Massive privacy concerns.
Governments and financial institutions are increasingly warming to the idea of introducing Central Bank Digital Currencies (CBDCs) – central banks’ digital tokens, pegged to a country’s fiat money, and controlled and backed by the authorities in ways they never could other money they issue.
There’s a lot to like about that if you’re banks and governments, but opponents of CBDCs keep warning that the same doesn’t apply to regular citizens, whose privacy, personal data safety and true ownership of their assets may be better served by decentralized solutions.
And while these debates are ongoing, the idea of pairing CBDCs and digital IDs, and if need be, pushing them onto a reluctant population, is something central bankers are now coming up with as well, as evidenced during the 2022 International Monetary Fund (IMF)/World Bank Group (WBG) Annual Meetings.
Cecilia Skingsley, head of the Innovation Hub at the Bank for International Settlements (BIS), agreed with other speakers who said introducing a CBDC is not a “universal solution” and should instead come together with digital IDs, “in a package.”
Skingsley framed this as the need to advance “digital literacy” where locking people’s sensitive data into digital ID should come first.
The entire process of digitization, but also the more complex and far-reaching digitalization of everything, which would eventually result in “digital society” is not without its problems, and Skinsley paid lip service to it by saying that the process raises “a lot of questions about data privacy.”
But, Skingsley also said this is something that politicians should decide on.
“This is not a role for me as a central banker but having a possibility to actually choose how much digital footprints you want to leave I think is a good starting point,” the BIS Innovation Hub head said in reference to privacy concerns around digital money and other related issues.

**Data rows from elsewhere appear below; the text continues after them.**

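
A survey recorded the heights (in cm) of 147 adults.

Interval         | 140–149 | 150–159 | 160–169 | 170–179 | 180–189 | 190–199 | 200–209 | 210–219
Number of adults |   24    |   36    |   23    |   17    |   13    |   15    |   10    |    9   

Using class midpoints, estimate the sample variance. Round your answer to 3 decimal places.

Midpoints: 144.5, 154.5, 164.5, 174.5, 184.5, 194.5, 204.5, 214.5
n = 147, Σfm = 25071.5, mean = 170.5544
Σfm² = 4342766.75
Σf(m − x̄)² = Σfm² − (Σfm)²/n = 4342766.75 − 25071.5²/147 = 66711.5646
Sample variance = 66711.5646 / 146 = 456.9285

456.929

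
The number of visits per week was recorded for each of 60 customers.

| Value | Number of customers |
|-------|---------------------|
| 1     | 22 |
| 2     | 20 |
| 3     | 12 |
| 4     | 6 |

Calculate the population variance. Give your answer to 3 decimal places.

Values: 1, 2, 3, 4
n = 60, Σfx = 122, mean = 2.0333
Σfx² = 306
Σf(x − x̄)² = Σfx² − (Σfx)²/n = 306 − 122²/60 = 57.9333
Population variance = 57.9333 / 60 = 0.9656

0.966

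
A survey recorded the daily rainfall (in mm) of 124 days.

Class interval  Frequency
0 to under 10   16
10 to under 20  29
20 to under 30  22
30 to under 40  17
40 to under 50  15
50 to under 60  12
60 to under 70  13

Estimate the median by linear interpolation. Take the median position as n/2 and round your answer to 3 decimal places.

Cumulative frequencies: 16, 45, 67, 84, 99, 111, 124
n = 124; position = n/2 = 62.
This falls in the class 20 to under 30: L = 20, F = 45, f = 22, h = 10.
Median ≈ 20 + ((62 − 45) / 22) × 10 = 27.7273

27.727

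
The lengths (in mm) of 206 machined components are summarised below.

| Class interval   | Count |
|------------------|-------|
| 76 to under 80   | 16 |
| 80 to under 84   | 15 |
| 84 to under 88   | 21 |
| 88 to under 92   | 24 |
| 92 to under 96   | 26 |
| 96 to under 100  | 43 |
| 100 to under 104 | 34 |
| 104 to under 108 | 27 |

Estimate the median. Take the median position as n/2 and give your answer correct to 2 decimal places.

Cumulative frequencies: 16, 31, 52, 76, 102, 145, 179, 206
n = 206; position = n/2 = 103.
This falls in the class 96 to under 100: L = 96, F = 102, f = 43, h = 4.
Median ≈ 96 + ((103 − 102) / 43) × 4 = 96.0930

96.09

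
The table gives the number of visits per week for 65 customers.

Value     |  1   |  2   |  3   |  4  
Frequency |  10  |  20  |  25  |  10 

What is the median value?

Cumulative frequencies: 10, 30, 55, 65
n = 65, so the median is the value in position (n+1)/2 = 33.
Position 33 falls at value 3.

3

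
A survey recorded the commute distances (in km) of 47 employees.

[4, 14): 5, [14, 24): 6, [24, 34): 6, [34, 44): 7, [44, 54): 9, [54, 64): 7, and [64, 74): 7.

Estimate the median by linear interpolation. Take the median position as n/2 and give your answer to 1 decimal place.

43.3

Cumulative frequencies: 5, 11, 17, 24, 33, 40, 47
n = 47; position = n/2 = 23.5.
This falls in the class [34, 44): L = 34, F = 17, f = 7, h = 10.
Median ≈ 34 + ((23.5 − 17) / 7) × 10 = 43.2857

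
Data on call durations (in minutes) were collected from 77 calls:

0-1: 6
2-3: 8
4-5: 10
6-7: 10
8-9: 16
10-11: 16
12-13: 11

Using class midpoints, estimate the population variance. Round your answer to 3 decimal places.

Midpoints: 0.5, 2.5, 4.5, 6.5, 8.5, 10.5, 12.5
n = 77, Σfm = 574.5, mean = 7.4610
Σfm² = 5315.25
Σf(m − x̄)² = Σfm² − (Σfm)²/n = 5315.25 − 574.5²/77 = 1028.8831
Population variance = 1028.8831 / 77 = 13.3621

13.362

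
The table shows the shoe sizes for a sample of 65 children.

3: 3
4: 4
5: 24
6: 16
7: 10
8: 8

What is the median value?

Cumulative frequencies: 3, 7, 31, 47, 57, 65
n = 65, so the median is the value in position (n+1)/2 = 33.
Position 33 falls at value 6.

6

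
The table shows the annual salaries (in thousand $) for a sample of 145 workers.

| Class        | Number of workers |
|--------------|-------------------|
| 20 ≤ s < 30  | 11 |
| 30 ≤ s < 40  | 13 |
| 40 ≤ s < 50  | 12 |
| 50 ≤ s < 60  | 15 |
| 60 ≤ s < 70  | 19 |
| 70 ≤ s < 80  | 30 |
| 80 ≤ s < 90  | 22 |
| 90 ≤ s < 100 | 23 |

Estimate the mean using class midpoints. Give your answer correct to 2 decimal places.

66.45

Midpoints: 25, 35, 45, 55, 65, 75, 85, 95
Σfm = 11×25 + 13×35 + 12×45 + 15×55 + 19×65 + 30×75 + 22×85 + 23×95 = 9635
n = Σf = 145
Mean = 9635 / 145 = 66.4483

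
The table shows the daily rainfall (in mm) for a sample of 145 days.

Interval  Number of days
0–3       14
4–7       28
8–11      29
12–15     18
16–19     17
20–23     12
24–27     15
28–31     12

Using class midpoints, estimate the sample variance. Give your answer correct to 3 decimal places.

73.185

Midpoints: 1.5, 5.5, 9.5, 13.5, 17.5, 21.5, 25.5, 29.5
n = 145, Σfm = 1985.5, mean = 13.6931
Σfm² = 37726.25
Σf(m − x̄)² = Σfm² − (Σfm)²/n = 37726.25 − 1985.5²/145 = 10538.5931
Sample variance = 10538.5931 / 144 = 73.1847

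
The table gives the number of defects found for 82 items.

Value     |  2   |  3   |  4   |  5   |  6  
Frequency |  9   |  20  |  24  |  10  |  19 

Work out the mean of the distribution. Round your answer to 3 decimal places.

4.122

Values: 2, 3, 4, 5, 6
Σfx = 9×2 + 20×3 + 24×4 + 10×5 + 19×6 = 338
n = Σf = 82
Mean = 338 / 82 = 4.1220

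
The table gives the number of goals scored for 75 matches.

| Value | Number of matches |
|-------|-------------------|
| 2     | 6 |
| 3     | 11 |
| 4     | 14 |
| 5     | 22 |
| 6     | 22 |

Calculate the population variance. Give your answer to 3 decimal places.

1.605

Values: 2, 3, 4, 5, 6
n = 75, Σfx = 343, mean = 4.5733
Σfx² = 1689
Σf(x − x̄)² = Σfx² − (Σfx)²/n = 1689 − 343²/75 = 120.3467
Population variance = 120.3467 / 75 = 1.6046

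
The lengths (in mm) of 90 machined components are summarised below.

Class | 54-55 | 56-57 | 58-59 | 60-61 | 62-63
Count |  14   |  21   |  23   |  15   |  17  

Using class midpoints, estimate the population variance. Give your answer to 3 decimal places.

7.111

Midpoints: 54.5, 56.5, 58.5, 60.5, 62.5
n = 90, Σfm = 5265, mean = 58.5000
Σfm² = 308642.5
Σf(m − x̄)² = Σfm² − (Σfm)²/n = 308642.5 − 5265²/90 = 640.0000
Population variance = 640.0000 / 90 = 7.1111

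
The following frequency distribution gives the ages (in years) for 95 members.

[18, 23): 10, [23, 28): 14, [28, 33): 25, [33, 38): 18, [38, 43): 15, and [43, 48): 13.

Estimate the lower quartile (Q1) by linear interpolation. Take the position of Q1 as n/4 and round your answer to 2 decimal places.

Cumulative frequencies: 10, 24, 49, 67, 82, 95
n = 95; position = n/4 = 23.75.
This falls in the class [23, 28): L = 23, F = 10, f = 14, h = 5.
Lower quartile ≈ 23 + ((23.75 − 10) / 14) × 5 = 27.9107

27.91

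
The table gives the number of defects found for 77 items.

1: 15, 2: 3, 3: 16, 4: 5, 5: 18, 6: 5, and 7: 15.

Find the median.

4

Cumulative frequencies: 15, 18, 34, 39, 57, 62, 77
n = 77, so the median is the value in position (n+1)/2 = 39.
Position 39 falls at value 4.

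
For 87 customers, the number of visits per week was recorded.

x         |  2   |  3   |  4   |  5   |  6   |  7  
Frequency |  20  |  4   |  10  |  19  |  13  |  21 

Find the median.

Cumulative frequencies: 20, 24, 34, 53, 66, 87
n = 87, so the median is the value in position (n+1)/2 = 44.
Position 44 falls at value 5.

5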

And while that sounds like Skinsley favors allowing citizens some choice, her other statements during the panel suggest that “pushing society” in a desired direction is also a good idea.
And that kind of behavior by central authorities would be “boldness” which Skinsley compared to society having to be pushed into adoption of the use of electricity, or sewage systems in the past.
“I think we need to be a little bit bold here right in the sense that we shouldn’t get in the way of the private sector, but I think sometimes in history you have to push society into to new equilibriums,” said the banker, adding: “Predecessors did that when it came to building electricity, sewage system, and the likes. Hugely welfare enhancing. Now we want to do it again with money, and it would be good for banks as well when society takes its steps.”